The United States Agency for International Development (USAID) is seeking applications for a cooperative agreement from qualified entities to implement the Strategies To Prevent (STOP) Spillover program.
STOP Spillover will use existing and new evidence to develop, deploy, and evaluate interventions to reduce the spillover of emerging zoonotic viruses at high-risk animal-human interfaces and reduce amplification and spread of these threats at high-risk foci such as health care facilities. The goal of STOP Spillover is enhanced understanding and reduced risk of zoonotic viral spillover, amplification, and spread.
- Objective 1: Strengthen country capacity to monitor, analyze and characterize the risk of priority emerging zoonotic viruses spilling over from animals to people
- Objective 2: Strengthen country capacity to develop, test, and implement interventions to reduce risk of priority emerging zoonotic viruses spilling over from animals to people
- Objective 3: Strengthen country capacity to mitigate amplification and spread of priority zoonotic diseases in human populations.
- The overall strategic focus of STOP Spillover will be on reducing spillover of emerging zoonotic viruses from wildlife to people and reducing amplification and spread of zoonotic viruses in people after they have spilled over from wildlife.
- STOP Spillover will focus on a number of prioritized zoonotic viruses including Ebola, Lassa, Marburg, Nipah, animal-origin coronaviruses (including SARS, MERS-CoV, and SARS-CoV2), and animal-origin influenza viruses. The selection of these viruses is based on: repeated, sporadic outbreaks with occasional epidemics or pandemics; the relatively low immunity and relatively high case fatality rates in human populations; the lack of specific and widely-available biomedical countermeasures (e.g. medicines, vaccines); and the inability of countries to reliably reduce spillover, amplification, and spread of these viruses.
- Note: the viruses to be addressed in each country will be determined through discussions with in-country counterparts (countries may opt to work on one or more of the priority viruses) and with the USAID management team reflecting evolving priorities and available funding. Since
- STOP Spillover will focus on specific viruses (which affect some countries more than others) and will be learning during the development and deployment of risk-reduction interventions, the project will work in a number of prioritized countries. The implementing partner will implement the STOP Spillover project in up to 20 countries across four specific subregions (see table below). Five of these countries will be mandatory and approximately five (5) additional countries will be selected by the implementing partner. If funding is made available the partner will work in up to 20 countries.

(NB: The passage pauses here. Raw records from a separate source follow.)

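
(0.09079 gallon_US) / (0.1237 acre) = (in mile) 4.266e-10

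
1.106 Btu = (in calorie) 278.9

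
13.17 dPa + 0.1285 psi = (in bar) 0.008873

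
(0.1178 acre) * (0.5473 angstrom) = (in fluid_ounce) 0.0008822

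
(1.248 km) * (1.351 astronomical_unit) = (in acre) 6.233e+10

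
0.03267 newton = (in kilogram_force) 0.003331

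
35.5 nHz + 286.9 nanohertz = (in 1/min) 1.934e-05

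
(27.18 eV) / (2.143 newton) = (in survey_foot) 6.667e-18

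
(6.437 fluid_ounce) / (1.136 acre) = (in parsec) 1.342e-24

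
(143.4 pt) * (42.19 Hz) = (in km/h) 7.684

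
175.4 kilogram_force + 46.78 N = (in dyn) 1.767e+08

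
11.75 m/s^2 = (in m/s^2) 11.75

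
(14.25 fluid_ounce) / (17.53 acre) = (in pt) 1.684e-05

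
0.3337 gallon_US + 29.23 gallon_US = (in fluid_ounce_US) 3784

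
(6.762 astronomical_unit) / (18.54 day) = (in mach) 1855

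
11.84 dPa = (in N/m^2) 1.184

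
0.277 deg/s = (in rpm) 0.04617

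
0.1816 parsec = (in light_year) 0.5923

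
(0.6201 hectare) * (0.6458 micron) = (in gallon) 1.058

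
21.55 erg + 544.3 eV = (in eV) 1.345e+13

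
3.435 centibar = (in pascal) 3435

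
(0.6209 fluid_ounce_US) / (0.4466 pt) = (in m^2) 0.1165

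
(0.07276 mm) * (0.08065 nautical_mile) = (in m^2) 0.01087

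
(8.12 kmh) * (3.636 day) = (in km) 708.6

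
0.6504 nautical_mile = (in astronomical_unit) 8.052e-09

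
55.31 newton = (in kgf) 5.64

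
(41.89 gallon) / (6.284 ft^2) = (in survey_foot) 0.8911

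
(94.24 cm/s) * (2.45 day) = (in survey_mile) 124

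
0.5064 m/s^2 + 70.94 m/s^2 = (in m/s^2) 71.45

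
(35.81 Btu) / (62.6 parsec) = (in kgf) 1.995e-15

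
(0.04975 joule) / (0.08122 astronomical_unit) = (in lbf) 9.205e-13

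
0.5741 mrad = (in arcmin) 1.974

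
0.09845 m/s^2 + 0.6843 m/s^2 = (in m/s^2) 0.7828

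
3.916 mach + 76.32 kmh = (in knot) 2633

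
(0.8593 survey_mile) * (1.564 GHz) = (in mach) 6.352e+09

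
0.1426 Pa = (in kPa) 0.0001426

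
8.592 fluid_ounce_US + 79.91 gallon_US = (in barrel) 1.904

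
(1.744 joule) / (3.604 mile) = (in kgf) 3.066e-05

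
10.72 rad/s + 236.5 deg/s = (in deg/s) 850.7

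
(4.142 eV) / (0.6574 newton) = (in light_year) 1.067e-34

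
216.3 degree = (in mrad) 3775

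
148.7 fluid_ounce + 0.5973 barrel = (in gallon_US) 26.25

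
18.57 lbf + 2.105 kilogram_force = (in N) 103.2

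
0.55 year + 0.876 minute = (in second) 1.734e+07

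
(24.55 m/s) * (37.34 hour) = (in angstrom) 3.3e+16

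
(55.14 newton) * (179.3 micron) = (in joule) 0.009887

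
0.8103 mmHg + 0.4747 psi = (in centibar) 3.381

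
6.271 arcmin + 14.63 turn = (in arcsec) 1.896e+07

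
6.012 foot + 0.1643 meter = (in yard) 2.184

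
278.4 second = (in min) 4.64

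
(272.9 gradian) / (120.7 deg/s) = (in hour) 0.0005652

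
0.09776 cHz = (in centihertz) 0.09776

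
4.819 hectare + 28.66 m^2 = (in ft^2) 5.19e+05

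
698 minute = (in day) 0.4847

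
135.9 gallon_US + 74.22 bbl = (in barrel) 77.46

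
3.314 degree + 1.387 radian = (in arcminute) 4967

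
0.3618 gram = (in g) 0.3618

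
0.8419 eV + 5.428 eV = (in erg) 1.005e-11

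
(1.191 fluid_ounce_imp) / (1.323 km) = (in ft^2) 2.753e-07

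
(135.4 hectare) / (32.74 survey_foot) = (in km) 135.7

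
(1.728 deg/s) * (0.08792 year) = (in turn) 1.331e+04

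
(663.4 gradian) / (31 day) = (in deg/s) 0.0002229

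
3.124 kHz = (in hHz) 31.24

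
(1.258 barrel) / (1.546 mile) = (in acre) 1.986e-08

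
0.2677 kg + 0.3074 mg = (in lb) 0.5902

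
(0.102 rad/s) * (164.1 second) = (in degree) 959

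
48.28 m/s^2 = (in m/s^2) 48.28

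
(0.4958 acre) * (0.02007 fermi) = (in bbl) 2.533e-13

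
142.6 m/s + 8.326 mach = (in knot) 5788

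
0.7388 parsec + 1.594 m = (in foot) 7.479e+16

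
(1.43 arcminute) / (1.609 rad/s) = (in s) 0.0002585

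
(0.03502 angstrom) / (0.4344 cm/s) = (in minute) 1.344e-11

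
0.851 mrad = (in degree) 0.04876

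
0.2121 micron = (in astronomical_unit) 1.418e-18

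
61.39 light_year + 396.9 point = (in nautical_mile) 3.136e+14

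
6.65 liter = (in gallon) 1.757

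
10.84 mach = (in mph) 8257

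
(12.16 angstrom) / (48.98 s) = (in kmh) 8.938e-11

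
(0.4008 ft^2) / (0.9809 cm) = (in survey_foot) 12.45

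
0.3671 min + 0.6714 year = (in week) 35.01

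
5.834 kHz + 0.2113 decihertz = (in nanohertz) 5.834e+12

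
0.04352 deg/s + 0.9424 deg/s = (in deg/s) 0.9859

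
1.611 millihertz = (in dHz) 0.01611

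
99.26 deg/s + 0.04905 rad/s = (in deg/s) 102.1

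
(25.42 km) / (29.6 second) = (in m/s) 858.8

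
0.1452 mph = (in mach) 0.0001906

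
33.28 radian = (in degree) 1907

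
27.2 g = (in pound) 0.05997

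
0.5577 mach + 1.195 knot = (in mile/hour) 426.2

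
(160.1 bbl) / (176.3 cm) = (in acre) 0.003568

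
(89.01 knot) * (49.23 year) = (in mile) 4.417e+07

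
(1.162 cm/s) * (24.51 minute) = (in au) 1.142e-10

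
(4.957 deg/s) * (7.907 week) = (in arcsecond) 8.534e+10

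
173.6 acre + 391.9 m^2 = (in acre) 173.7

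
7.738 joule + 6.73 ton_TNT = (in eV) 1.758e+29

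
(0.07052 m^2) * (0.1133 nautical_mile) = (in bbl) 93.07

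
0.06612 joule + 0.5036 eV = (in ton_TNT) 1.58e-11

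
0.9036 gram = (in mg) 903.6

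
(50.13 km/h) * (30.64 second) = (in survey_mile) 0.2651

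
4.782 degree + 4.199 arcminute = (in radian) 0.08468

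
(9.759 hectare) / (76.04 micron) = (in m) 1.283e+09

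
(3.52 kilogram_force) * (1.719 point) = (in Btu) 1.984e-05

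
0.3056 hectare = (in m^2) 3056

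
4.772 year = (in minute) 2.508e+06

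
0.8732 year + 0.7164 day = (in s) 2.76e+07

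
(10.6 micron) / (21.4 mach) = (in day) 1.684e-14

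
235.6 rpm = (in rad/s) 24.67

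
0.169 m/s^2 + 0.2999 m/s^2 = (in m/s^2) 0.4689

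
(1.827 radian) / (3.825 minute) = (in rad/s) 0.007961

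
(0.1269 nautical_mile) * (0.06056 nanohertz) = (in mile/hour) 3.184e-08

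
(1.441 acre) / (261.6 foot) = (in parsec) 2.37e-15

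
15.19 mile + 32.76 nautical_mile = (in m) 8.512e+04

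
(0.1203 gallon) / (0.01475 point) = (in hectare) 0.008752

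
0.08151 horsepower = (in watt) 60.78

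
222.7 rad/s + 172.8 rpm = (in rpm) 2299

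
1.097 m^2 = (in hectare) 0.0001097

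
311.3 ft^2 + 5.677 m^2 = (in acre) 0.008549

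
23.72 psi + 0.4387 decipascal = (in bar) 1.635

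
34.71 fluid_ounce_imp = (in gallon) 0.2605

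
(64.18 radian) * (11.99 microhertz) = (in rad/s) 0.0007695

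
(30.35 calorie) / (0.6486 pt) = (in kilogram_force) 5.659e+04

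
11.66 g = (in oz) 0.4113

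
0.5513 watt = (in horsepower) 0.0007393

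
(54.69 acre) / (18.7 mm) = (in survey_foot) 3.883e+07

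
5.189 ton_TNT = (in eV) 1.355e+29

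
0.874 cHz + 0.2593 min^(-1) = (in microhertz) 1.306e+04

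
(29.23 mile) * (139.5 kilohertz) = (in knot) 1.276e+10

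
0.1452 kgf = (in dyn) 1.424e+05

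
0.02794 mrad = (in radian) 2.794e-05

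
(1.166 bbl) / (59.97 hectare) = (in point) 0.0008762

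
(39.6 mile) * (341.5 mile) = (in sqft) 3.77e+11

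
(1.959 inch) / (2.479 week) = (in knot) 6.451e-08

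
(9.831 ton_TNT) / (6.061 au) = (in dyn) 4536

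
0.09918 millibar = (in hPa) 0.09918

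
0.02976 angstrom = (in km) 2.976e-15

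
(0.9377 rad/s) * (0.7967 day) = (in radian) 6.455e+04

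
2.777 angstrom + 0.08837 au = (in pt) 3.747e+13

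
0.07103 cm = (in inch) 0.02796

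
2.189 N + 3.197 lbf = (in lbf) 3.689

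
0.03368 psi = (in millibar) 2.322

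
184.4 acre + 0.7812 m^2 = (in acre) 184.4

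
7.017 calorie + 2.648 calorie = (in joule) 40.44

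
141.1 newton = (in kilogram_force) 14.39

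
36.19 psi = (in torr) 1872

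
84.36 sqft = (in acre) 0.001937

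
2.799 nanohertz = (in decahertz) 2.799e-10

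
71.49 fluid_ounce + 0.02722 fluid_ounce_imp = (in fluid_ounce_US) 71.52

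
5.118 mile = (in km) 8.237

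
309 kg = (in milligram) 3.09e+08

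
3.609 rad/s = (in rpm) 34.46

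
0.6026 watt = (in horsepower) 0.0008081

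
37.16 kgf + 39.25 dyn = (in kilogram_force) 37.16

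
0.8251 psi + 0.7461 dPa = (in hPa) 56.89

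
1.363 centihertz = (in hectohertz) 0.0001363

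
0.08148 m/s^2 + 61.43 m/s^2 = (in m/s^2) 61.51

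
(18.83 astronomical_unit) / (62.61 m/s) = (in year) 1427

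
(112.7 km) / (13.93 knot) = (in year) 0.0004987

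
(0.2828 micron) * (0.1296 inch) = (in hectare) 9.309e-14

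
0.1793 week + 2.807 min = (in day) 1.257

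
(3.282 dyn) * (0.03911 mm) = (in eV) 8.012e+09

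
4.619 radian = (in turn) 0.7351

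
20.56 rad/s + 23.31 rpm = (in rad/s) 23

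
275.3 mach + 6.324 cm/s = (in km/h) 3.375e+05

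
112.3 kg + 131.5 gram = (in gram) 1.124e+05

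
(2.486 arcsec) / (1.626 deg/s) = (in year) 1.347e-11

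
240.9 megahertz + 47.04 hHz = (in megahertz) 240.9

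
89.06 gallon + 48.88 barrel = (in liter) 8108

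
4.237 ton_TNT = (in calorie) 4.237e+09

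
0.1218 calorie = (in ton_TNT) 1.218e-10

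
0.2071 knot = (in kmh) 0.3835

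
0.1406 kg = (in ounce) 4.96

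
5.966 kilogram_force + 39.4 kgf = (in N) 444.9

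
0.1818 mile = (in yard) 320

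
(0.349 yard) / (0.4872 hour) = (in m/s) 0.0001819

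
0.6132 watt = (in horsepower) 0.0008223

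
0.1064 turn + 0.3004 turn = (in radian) 2.556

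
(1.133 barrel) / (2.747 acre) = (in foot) 5.316e-05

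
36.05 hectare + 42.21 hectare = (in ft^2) 8.424e+06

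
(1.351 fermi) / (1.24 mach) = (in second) 3.2e-18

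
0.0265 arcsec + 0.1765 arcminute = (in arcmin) 0.1769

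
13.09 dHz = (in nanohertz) 1.309e+09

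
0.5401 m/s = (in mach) 0.001586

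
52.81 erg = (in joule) 5.281e-06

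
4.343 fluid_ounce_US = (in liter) 0.1284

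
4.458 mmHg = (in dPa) 5944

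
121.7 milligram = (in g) 0.1217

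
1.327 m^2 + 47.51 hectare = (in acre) 117.4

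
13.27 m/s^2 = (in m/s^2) 13.27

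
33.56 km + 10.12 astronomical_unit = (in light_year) 0.00016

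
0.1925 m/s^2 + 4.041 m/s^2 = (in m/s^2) 4.234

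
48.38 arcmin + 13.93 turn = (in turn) 13.93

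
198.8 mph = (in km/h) 319.9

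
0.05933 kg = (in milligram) 5.933e+04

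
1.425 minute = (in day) 0.0009896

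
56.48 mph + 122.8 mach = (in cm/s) 4.184e+06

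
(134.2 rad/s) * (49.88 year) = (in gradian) 1.344e+13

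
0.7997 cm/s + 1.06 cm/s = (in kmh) 0.06695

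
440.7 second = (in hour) 0.1224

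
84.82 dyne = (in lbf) 0.0001907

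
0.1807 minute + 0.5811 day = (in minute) 837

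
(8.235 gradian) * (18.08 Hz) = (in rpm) 22.33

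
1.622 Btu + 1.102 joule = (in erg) 1.712e+10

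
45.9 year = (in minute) 2.413e+07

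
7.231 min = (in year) 1.376e-05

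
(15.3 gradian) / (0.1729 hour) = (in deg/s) 0.02212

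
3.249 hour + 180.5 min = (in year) 0.0007143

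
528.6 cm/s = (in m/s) 5.286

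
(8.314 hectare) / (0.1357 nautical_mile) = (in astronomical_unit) 2.211e-09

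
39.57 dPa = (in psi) 0.0005739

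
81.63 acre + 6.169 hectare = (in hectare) 39.2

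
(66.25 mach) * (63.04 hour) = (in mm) 5.119e+12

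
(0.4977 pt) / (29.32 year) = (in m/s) 1.899e-13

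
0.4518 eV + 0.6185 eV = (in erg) 1.715e-12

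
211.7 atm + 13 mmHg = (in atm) 211.7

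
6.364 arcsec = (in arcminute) 0.1061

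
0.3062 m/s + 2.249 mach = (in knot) 1489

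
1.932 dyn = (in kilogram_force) 1.97e-06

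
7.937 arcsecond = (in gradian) 0.00245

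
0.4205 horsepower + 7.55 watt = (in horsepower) 0.4306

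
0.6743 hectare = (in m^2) 6743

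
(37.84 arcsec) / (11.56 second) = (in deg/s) 0.0009093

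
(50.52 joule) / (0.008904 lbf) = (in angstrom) 1.276e+13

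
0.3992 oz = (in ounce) 0.3992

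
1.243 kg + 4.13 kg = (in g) 5373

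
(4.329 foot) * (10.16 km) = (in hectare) 1.341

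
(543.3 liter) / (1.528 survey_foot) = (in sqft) 12.56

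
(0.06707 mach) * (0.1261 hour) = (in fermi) 1.037e+19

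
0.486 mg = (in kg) 4.86e-07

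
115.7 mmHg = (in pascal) 1.543e+04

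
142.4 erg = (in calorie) 3.403e-06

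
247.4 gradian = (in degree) 222.7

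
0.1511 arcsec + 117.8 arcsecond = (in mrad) 0.5718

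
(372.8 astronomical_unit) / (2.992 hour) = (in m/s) 5.178e+09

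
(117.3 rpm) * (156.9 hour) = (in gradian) 4.417e+08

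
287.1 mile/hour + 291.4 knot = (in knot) 540.9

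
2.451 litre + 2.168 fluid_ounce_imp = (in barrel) 0.0158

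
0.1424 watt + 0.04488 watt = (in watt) 0.1873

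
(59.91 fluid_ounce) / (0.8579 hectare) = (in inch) 8.131e-06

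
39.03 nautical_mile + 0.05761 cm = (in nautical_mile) 39.03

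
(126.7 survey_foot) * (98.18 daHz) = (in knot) 7.37e+04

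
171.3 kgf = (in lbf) 377.7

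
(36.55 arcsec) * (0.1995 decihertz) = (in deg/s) 0.0002025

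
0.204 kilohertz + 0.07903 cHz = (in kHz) 0.204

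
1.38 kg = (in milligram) 1.38e+06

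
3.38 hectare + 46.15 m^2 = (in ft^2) 3.643e+05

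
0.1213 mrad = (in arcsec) 25.02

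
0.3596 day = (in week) 0.05137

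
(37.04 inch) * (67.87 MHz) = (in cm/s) 6.385e+09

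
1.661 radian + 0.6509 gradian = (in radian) 1.671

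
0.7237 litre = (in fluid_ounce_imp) 25.47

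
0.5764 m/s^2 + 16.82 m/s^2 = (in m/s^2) 17.4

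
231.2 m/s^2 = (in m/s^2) 231.2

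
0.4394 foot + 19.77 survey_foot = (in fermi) 6.16e+15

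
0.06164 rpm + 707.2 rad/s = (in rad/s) 707.2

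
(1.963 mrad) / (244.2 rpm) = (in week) 1.269e-10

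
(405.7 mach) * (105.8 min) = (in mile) 5.449e+05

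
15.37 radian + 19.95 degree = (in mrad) 1.572e+04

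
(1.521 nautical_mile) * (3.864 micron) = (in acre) 2.69e-06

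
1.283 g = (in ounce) 0.04526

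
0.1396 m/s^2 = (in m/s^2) 0.1396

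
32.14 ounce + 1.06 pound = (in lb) 3.069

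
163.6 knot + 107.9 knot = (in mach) 0.4102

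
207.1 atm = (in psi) 3044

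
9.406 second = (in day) 0.0001089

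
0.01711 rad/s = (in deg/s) 0.9803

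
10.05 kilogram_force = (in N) 98.56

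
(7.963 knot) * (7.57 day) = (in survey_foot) 8.79e+06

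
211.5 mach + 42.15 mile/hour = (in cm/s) 7.203e+06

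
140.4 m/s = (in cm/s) 1.404e+04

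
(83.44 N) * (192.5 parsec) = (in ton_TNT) 1.185e+11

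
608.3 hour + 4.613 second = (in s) 2.19e+06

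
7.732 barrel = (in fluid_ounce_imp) 4.326e+04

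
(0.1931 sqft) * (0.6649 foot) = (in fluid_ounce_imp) 128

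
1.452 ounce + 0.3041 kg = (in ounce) 12.18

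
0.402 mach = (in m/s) 136.9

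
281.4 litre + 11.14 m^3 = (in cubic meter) 11.42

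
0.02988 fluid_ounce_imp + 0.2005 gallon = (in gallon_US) 0.2007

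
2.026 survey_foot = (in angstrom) 6.175e+09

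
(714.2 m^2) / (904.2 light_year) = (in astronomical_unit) 5.581e-28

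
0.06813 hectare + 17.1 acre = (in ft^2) 7.522e+05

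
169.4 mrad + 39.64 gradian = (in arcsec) 1.634e+05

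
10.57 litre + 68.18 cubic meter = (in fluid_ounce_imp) 2.4e+06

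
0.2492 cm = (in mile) 1.548e-06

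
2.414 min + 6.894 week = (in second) 4.17e+06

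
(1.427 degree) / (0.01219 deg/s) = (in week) 0.0001936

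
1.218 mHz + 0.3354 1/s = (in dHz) 3.366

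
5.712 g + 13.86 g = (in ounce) 0.6904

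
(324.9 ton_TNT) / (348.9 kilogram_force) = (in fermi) 3.973e+23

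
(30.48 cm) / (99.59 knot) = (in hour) 1.653e-06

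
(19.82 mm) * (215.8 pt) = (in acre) 3.729e-07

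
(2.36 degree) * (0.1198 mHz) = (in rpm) 4.712e-05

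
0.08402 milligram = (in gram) 8.402e-05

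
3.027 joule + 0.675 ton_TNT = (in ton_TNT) 0.675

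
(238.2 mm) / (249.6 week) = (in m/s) 1.578e-09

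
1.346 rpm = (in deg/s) 8.076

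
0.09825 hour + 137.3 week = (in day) 961.1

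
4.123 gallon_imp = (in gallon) 4.952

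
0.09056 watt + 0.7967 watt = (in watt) 0.8873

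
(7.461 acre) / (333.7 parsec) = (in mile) 1.822e-18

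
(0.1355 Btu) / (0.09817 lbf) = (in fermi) 3.274e+17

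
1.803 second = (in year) 5.717e-08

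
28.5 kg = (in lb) 62.83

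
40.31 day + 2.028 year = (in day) 780.5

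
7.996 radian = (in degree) 458.1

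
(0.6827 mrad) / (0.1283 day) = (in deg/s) 3.529e-06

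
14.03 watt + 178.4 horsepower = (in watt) 1.33e+05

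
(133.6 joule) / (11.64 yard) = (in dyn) 1.255e+06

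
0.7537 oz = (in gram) 21.37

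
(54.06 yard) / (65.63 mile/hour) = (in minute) 0.02808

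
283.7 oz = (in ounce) 283.7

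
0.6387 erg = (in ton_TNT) 1.527e-17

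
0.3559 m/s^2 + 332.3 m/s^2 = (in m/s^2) 332.7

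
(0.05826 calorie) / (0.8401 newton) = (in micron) 2.902e+05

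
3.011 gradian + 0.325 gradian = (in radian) 0.0524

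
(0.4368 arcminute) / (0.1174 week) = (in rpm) 1.709e-08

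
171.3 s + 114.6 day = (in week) 16.37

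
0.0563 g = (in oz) 0.001986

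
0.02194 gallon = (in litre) 0.08305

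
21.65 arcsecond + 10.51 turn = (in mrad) 6.604e+04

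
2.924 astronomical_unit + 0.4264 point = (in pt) 1.24e+15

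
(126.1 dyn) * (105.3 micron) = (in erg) 1.328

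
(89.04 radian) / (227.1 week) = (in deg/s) 3.714e-05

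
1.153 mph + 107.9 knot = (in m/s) 56.02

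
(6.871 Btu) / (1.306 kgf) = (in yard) 619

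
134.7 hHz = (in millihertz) 1.347e+07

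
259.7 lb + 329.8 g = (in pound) 260.4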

Overarching Expected STOP Spillover Results:
- Enhanced country capacities to assess risk and fill knowledge gaps associated with the prioritized emerging zoonotic viruses across animal, human health, and environmental sectors.
- Strengthened country capacities to develop, validate, and implement gender-responsive and culturally-appropriate interventions to reduce the risk of the prioritized viruses (see above) spilling over from wildlife (or intermediate animal hosts) to people.
- Strengthened country capacities to develop, validate, and implement gender-responsive and culturally-appropriate interventions to reduce the risk of the prioritized viruses being amplified and spread in people following their spillover from wildlife (or intermediate animal hosts).
Through STOP Spillover, the U.S. Agency for International Development (USAID) seeks to reduce the vulnerability of high-risk/low-capacity countries in Asia and Africa to spillover of emerging zoonotic viruses from animal hosts (such as livestock or wildlife) to humans and amplification and spread of these viruses once they have spilled over to humans. For the purposes of the STOP Spillover activity “wildlife” shall include terrestrial species that may act as a host or reservoir for the transmission of zoonotic pathogens to humans, and does not include captive zoo animals, fish and aquatic species, insects, plants, or domesticated animals such as dogs or cats.
USAID intends to provide up to $100,000,000USD in total USAID funding over a five (5) year period.
The anticipated period of performance is five (5) years. The estimated start date will be upon signature of the award, on or around September 30, 2020.
USAID welcomes applications from organizations that have not previously received financial assistance from USAID.